Note: source of all NVIDIA earnings information as at 26 February 2025: https://nvidianews.nvidia.com/news/nvidia-announces-financial-results-for-fourth-quarter-and-fiscal-2025.
Blackwell chip: NVIDIA’s next-generation Blackwell graphics processing units (GPUs), have significantly better energy consumption at lower cost to complete tasks for AI processing.
Inferencing: refers to artificial intelligence processing. Whereas machine learning and deep learning refer to training neural networks, AI inference applies knowledge from a trained neural network model and uses it to infer a result.
Jevon’s Paradox: a theory suggesting that greater efficiency in the use of any given resource can result in increased demand for that resource. Applying this to technology/AI chips, as technological and efficiency improvements in chips increase, the overall demand for chips actually increases rather than decreases.

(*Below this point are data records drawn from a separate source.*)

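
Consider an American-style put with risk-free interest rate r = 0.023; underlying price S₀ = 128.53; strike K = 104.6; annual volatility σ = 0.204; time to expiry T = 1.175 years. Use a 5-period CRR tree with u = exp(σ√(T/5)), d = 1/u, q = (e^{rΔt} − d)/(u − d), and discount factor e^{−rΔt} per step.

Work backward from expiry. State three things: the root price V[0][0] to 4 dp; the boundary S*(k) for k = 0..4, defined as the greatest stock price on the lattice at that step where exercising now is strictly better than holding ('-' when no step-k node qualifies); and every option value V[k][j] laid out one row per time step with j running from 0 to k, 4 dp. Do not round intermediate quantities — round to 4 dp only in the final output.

price = 2.1669
boundary = - - - - 86.5387
tree:
2.1669
3.8320 0.5428
6.6376 1.0973 0.0000
11.1763 2.2183 0.0000 0.0000
18.0613 4.4845 0.0000 0.0000 0.0000
26.2098 9.0658 0.0000 0.0000 0.0000 0.0000

Δt=0.23500, u=1.10395, d=0.90584, q=0.50265, disc=e^(-rΔt)=0.99461
k=5 terminal: V=max(K-S,0) → 26.2098 9.0658 0.0000 0.0000 0.0000 0.0000
k=4: j=0 S=86.5387 intr=18.0613 cont=17.4975 V=18.0613[EX]; j=1 S=105.4648 intr=0.0000 cont=4.4845 V=4.4845[hold]; j=2 S=128.5300 intr=0.0000 cont=0.0000 V=0.0000[hold]; j=3 S=156.6396 intr=0.0000 cont=0.0000 V=0.0000[hold]; j=4 S=190.8968 intr=0.0000 cont=0.0000 V=0.0000[hold]  S*(4)=86.5387
k=3: j=0 S=95.5342 intr=9.0658 cont=11.1763 V=11.1763[hold]; j=1 S=116.4276 intr=0.0000 cont=2.2183 V=2.2183[hold]; j=2 S=141.8904 intr=0.0000 cont=0.0000 V=0.0000[hold]; j=3 S=172.9220 intr=0.0000 cont=0.0000 V=0.0000[hold]  S*(3)=-
k=2: j=0 S=105.4648 intr=0.0000 cont=6.6376 V=6.6376[hold]; j=1 S=128.5300 intr=0.0000 cont=1.0973 V=1.0973[hold]; j=2 S=156.6396 intr=0.0000 cont=0.0000 V=0.0000[hold]  S*(2)=-
k=1: j=0 S=116.4276 intr=0.0000 cont=3.8320 V=3.8320[hold]; j=1 S=141.8904 intr=0.0000 cont=0.5428 V=0.5428[hold]  S*(1)=-
k=0: j=0 S=128.5300 intr=0.0000 cont=2.1669 V=2.1669[hold]  S*(0)=-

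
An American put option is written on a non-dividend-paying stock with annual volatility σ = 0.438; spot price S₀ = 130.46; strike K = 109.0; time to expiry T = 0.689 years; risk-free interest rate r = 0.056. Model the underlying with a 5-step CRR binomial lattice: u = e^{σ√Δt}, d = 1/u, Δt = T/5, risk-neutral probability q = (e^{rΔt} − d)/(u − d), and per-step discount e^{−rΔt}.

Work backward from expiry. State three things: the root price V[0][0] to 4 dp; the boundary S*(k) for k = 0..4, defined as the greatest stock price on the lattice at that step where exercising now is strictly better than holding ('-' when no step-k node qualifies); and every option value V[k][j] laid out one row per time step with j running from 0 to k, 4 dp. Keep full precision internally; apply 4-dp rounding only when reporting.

price = 6.7743
boundary = - - - 80.1012 68.0811
tree:
6.7743
11.3396 1.9994
18.4657 3.8985 0.0000
28.8988 7.6013 0.0000 0.0000
40.9189 14.8213 0.0000 0.0000 0.0000
51.1353 28.8988 0.0000 0.0000 0.0000 0.0000

params: Δt=0.13780 u=1.17656 d=0.84994 q=0.48316 e^(-rΔt)=0.99231
t_5 payoffs: 51.1353 28.8988 0.0000 0.0000 0.0000 0.0000
t_4: node(4,0) S=68.0811 payoff=40.9189 vs cont=40.0810 → 40.9189 [stop]  node(4,1) S=94.2436 payoff=14.7564 vs cont=14.8213 → 14.8213 [wait]  node(4,2) S=130.4600 payoff=0.0000 vs cont=0.0000 → 0.0000 [wait]  node(4,3) S=180.5938 payoff=0.0000 vs cont=0.0000 → 0.0000 [wait]  node(4,4) S=249.9933 payoff=0.0000 vs cont=0.0000 → 0.0000 [wait]  ⇒ S*(4)=68.0811
t_3: node(3,0) S=80.1012 payoff=28.8988 vs cont=28.0920 → 28.8988 [stop]  node(3,1) S=110.8829 payoff=0.0000 vs cont=7.6013 → 7.6013 [wait]  node(3,2) S=153.4935 payoff=0.0000 vs cont=0.0000 → 0.0000 [wait]  node(3,3) S=212.4788 payoff=0.0000 vs cont=0.0000 → 0.0000 [wait]  ⇒ S*(3)=80.1012
t_2: node(2,0) S=94.2436 payoff=14.7564 vs cont=18.4657 → 18.4657 [wait]  node(2,1) S=130.4600 payoff=0.0000 vs cont=3.8985 → 3.8985 [wait]  node(2,2) S=180.5938 payoff=0.0000 vs cont=0.0000 → 0.0000 [wait]  ⇒ S*(2)=-
t_1: node(1,0) S=110.8829 payoff=0.0000 vs cont=11.3396 → 11.3396 [wait]  node(1,1) S=153.4935 payoff=0.0000 vs cont=1.9994 → 1.9994 [wait]  ⇒ S*(1)=-
t_0: node(0,0) S=130.4600 payoff=0.0000 vs cont=6.7743 → 6.7743 [wait]  ⇒ S*(0)=-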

LLM (large language model): a specialised type of artificial intelligence that has been trained on vast amounts of text to understand existing content and generate original content.

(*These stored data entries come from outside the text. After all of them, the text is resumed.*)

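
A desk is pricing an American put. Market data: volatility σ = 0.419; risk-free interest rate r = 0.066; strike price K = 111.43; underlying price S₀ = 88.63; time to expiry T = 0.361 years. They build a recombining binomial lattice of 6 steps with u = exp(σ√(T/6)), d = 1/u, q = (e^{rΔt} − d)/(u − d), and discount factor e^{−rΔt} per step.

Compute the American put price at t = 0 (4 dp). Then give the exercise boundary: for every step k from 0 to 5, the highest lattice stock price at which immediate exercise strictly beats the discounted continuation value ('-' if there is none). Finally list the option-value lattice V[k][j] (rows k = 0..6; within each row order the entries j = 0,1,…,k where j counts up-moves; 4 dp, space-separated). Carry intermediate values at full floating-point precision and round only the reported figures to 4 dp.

Δt=0.06017, u=1.10824, d=0.90233, q=0.49365, disc=e^(-rΔt)=0.99604
k=6 terminal: V=max(K-S,0) → 63.5923 52.6756 39.2677 22.8000 2.5744 0.0000 0.0000
k=5: j=0 S=53.0158 intr=58.4142 cont=57.9726 V=58.4142[EX]; j=1 S=65.1142 intr=46.3158 cont=45.8742 V=46.3158[EX]; j=2 S=79.9734 intr=31.4566 cont=31.0150 V=31.4566[EX]; j=3 S=98.2236 intr=13.2064 cont=12.7648 V=13.2064[EX]; j=4 S=120.6385 intr=0.0000 cont=1.2984 V=1.2984[hold]; j=5 S=148.1686 intr=0.0000 cont=0.0000 V=0.0000[hold]  S*(5)=98.2236
k=4: j=0 S=58.7544 intr=52.6756 cont=52.2340 V=52.6756[EX]; j=1 S=72.1623 intr=39.2677 cont=38.8261 V=39.2677[EX]; j=2 S=88.6300 intr=22.8000 cont=22.3584 V=22.8000[EX]; j=3 S=108.8556 intr=2.5744 cont=7.2989 V=7.2989[hold]; j=4 S=133.6968 intr=0.0000 cont=0.6548 V=0.6548[hold]  S*(4)=88.6300
k=3: j=0 S=65.1142 intr=46.3158 cont=45.8742 V=46.3158[EX]; j=1 S=79.9734 intr=31.4566 cont=31.0150 V=31.4566[EX]; j=2 S=98.2236 intr=13.2064 cont=15.0878 V=15.0878[hold]; j=3 S=120.6385 intr=0.0000 cont=4.0031 V=4.0031[hold]  S*(3)=79.9734
k=2: j=0 S=72.1623 intr=39.2677 cont=38.8261 V=39.2677[EX]; j=1 S=88.6300 intr=22.8000 cont=23.2835 V=23.2835[hold]; j=2 S=108.8556 intr=2.5744 cont=9.5777 V=9.5777[hold]  S*(2)=72.1623
k=1: j=0 S=79.9734 intr=31.4566 cont=31.2527 V=31.4566[EX]; j=1 S=98.2236 intr=13.2064 cont=16.4522 V=16.4522[hold]  S*(1)=79.9734
k=0: j=0 S=88.6300 intr=22.8000 cont=23.9543 V=23.9543[hold]  S*(0)=-

price = 23.9543
boundary = - 79.9734 72.1623 79.9734 88.6300 98.2236
tree:
23.9543
31.4566 16.4522
39.2677 23.2835 9.5777
46.3158 31.4566 15.0878 4.0031
52.6756 39.2677 22.8000 7.2989 0.6548
58.4142 46.3158 31.4566 13.2064 1.2984 0.0000
63.5923 52.6756 39.2677 22.8000 2.5744 0.0000 0.0000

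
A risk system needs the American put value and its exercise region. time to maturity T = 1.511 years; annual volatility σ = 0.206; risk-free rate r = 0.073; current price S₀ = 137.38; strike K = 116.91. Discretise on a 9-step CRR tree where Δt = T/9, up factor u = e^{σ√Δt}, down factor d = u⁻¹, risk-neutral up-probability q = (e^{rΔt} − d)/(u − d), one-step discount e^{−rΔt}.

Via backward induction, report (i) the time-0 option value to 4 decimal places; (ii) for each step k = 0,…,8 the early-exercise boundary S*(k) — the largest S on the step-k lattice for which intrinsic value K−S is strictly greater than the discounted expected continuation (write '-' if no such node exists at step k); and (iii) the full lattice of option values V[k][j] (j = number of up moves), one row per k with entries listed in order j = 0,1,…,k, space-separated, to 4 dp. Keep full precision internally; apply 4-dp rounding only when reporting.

price = 2.6179
boundary = - - - - 98.0152 90.0816 98.0152 90.0816 98.0152
tree:
2.6179
4.4760 1.1677
7.4615 2.1517 0.3948
12.0779 3.8796 0.7967 0.0772
18.8948 6.8124 1.5848 0.1744 0.0000
26.8284 11.5779 3.0949 0.3941 0.0000 0.0000
34.1198 18.8948 5.8951 0.8902 0.0000 0.0000 0.0000
40.8211 26.8284 10.8407 2.0110 0.0000 0.0000 0.0000 0.0000
46.9800 34.1198 18.8948 4.5429 0.0000 0.0000 0.0000 0.0000 0.0000
52.6403 40.8211 26.8284 10.2624 0.0000 0.0000 0.0000 0.0000 0.0000 0.0000

Δt=0.16789  u=1.08807  d=0.91906  q=0.55187  discount=0.98782
step 9 (expiry): payoffs max(K−S,0) = 52.6403 40.8211 26.8284 10.2624 0.0000 0.0000 0.0000 0.0000 0.0000 0.0000
step 8: (k=8,j=0): S=69.9300, (K−S)⁺=46.9800, hold=45.5559 ⇒ V=46.9800 exercise | (k=8,j=1): S=82.7902, (K−S)⁺=34.1198, hold=32.6958 ⇒ V=34.1198 exercise | (k=8,j=2): S=98.0152, (K−S)⁺=18.8948, hold=17.4707 ⇒ V=18.8948 exercise | (k=8,j=3): S=116.0402, (K−S)⁺=0.8698, hold=4.5429 ⇒ V=4.5429 continue | (k=8,j=4): S=137.3800, (K−S)⁺=0.0000, hold=0.0000 ⇒ V=0.0000 continue | (k=8,j=5): S=162.6442, (K−S)⁺=0.0000, hold=0.0000 ⇒ V=0.0000 continue | (k=8,j=6): S=192.5544, (K−S)⁺=0.0000, hold=0.0000 ⇒ V=0.0000 continue | (k=8,j=7): S=227.9651, (K−S)⁺=0.0000, hold=0.0000 ⇒ V=0.0000 continue | (k=8,j=8): S=269.8878, (K−S)⁺=0.0000, hold=0.0000 ⇒ V=0.0000 continue  boundary S*=98.0152
step 7: (k=7,j=0): S=76.0889, (K−S)⁺=40.8211, hold=39.3970 ⇒ V=40.8211 exercise | (k=7,j=1): S=90.0816, (K−S)⁺=26.8284, hold=25.4043 ⇒ V=26.8284 exercise | (k=7,j=2): S=106.6476, (K−S)⁺=10.2624, hold=10.8407 ⇒ V=10.8407 continue | (k=7,j=3): S=126.2601, (K−S)⁺=0.0000, hold=2.0110 ⇒ V=2.0110 continue | (k=7,j=4): S=149.4793, (K−S)⁺=0.0000, hold=0.0000 ⇒ V=0.0000 continue | (k=7,j=5): S=176.9685, (K−S)⁺=0.0000, hold=0.0000 ⇒ V=0.0000 continue | (k=7,j=6): S=209.5129, (K−S)⁺=0.0000, hold=0.0000 ⇒ V=0.0000 continue | (k=7,j=7): S=248.0423, (K−S)⁺=0.0000, hold=0.0000 ⇒ V=0.0000 continue  boundary S*=90.0816
step 6: (k=6,j=0): S=82.7902, (K−S)⁺=34.1198, hold=32.6958 ⇒ V=34.1198 exercise | (k=6,j=1): S=98.0152, (K−S)⁺=18.8948, hold=17.7859 ⇒ V=18.8948 exercise | (k=6,j=2): S=116.0402, (K−S)⁺=0.8698, hold=5.8951 ⇒ V=5.8951 continue | (k=6,j=3): S=137.3800, (K−S)⁺=0.0000, hold=0.8902 ⇒ V=0.8902 continue | (k=6,j=4): S=162.6442, (K−S)⁺=0.0000, hold=0.0000 ⇒ V=0.0000 continue | (k=6,j=5): S=192.5544, (K−S)⁺=0.0000, hold=0.0000 ⇒ V=0.0000 continue | (k=6,j=6): S=227.9651, (K−S)⁺=0.0000, hold=0.0000 ⇒ V=0.0000 continue  boundary S*=98.0152
step 5: (k=5,j=0): S=90.0816, (K−S)⁺=26.8284, hold=25.4043 ⇒ V=26.8284 exercise | (k=5,j=1): S=106.6476, (K−S)⁺=10.2624, hold=11.5779 ⇒ V=11.5779 continue | (k=5,j=2): S=126.2601, (K−S)⁺=0.0000, hold=3.0949 ⇒ V=3.0949 continue | (k=5,j=3): S=149.4793, (K−S)⁺=0.0000, hold=0.3941 ⇒ V=0.3941 continue | (k=5,j=4): S=176.9685, (K−S)⁺=0.0000, hold=0.0000 ⇒ V=0.0000 continue | (k=5,j=5): S=209.5129, (K−S)⁺=0.0000, hold=0.0000 ⇒ V=0.0000 continue  boundary S*=90.0816
step 4: (k=4,j=0): S=98.0152, (K−S)⁺=18.8948, hold=18.1878 ⇒ V=18.8948 exercise | (k=4,j=1): S=116.0402, (K−S)⁺=0.8698, hold=6.8124 ⇒ V=6.8124 continue | (k=4,j=2): S=137.3800, (K−S)⁺=0.0000, hold=1.5848 ⇒ V=1.5848 continue | (k=4,j=3): S=162.6442, (K−S)⁺=0.0000, hold=0.1744 ⇒ V=0.1744 continue | (k=4,j=4): S=192.5544, (K−S)⁺=0.0000, hold=0.0000 ⇒ V=0.0000 continue  boundary S*=98.0152
step 3: (k=3,j=0): S=106.6476, (K−S)⁺=10.2624, hold=12.0779 ⇒ V=12.0779 continue | (k=3,j=1): S=126.2601, (K−S)⁺=0.0000, hold=3.8796 ⇒ V=3.8796 continue | (k=3,j=2): S=149.4793, (K−S)⁺=0.0000, hold=0.7967 ⇒ V=0.7967 continue | (k=3,j=3): S=176.9685, (K−S)⁺=0.0000, hold=0.0772 ⇒ V=0.0772 continue  boundary S*=-
step 2: (k=2,j=0): S=116.0402, (K−S)⁺=0.8698, hold=7.4615 ⇒ V=7.4615 continue | (k=2,j=1): S=137.3800, (K−S)⁺=0.0000, hold=2.1517 ⇒ V=2.1517 continue | (k=2,j=2): S=162.6442, (K−S)⁺=0.0000, hold=0.3948 ⇒ V=0.3948 continue  boundary S*=-
step 1: (k=1,j=0): S=126.2601, (K−S)⁺=0.0000, hold=4.4760 ⇒ V=4.4760 continue | (k=1,j=1): S=149.4793, (K−S)⁺=0.0000, hold=1.1677 ⇒ V=1.1677 continue  boundary S*=-
step 0: (k=0,j=0): S=137.3800, (K−S)⁺=0.0000, hold=2.6179 ⇒ V=2.6179 continue  boundary S*=-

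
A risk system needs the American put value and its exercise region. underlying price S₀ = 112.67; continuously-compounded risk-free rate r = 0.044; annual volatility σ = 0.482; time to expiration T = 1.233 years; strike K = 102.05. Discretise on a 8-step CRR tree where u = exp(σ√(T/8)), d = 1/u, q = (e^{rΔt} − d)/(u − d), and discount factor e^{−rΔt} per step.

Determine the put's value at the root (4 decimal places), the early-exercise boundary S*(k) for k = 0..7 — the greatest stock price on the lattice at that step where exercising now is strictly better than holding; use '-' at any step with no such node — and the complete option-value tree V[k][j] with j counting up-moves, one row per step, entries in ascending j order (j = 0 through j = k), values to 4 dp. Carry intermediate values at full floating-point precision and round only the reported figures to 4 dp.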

Long think reasoning: a deliberate and extended process of considering information and potential outcomes, by analysing multiple perspectives, considering long-term implications, carefully weighing various factors before reaching a conclusion.
One shot inferencing/prompting: refers to the method where a model is provided with a single example or prompt to perform a task. It relies on a single, well-crafted prompt to achieve the desired output.
Test time scaling: a language modelling approach that uses extra test-time compute to improve performance.
Token: AI tokens are the fundamental building blocks of input and output that Large Language Models (LLMs) use. They are the smallest units of data used by a LLM to process and generate text/output that is useful.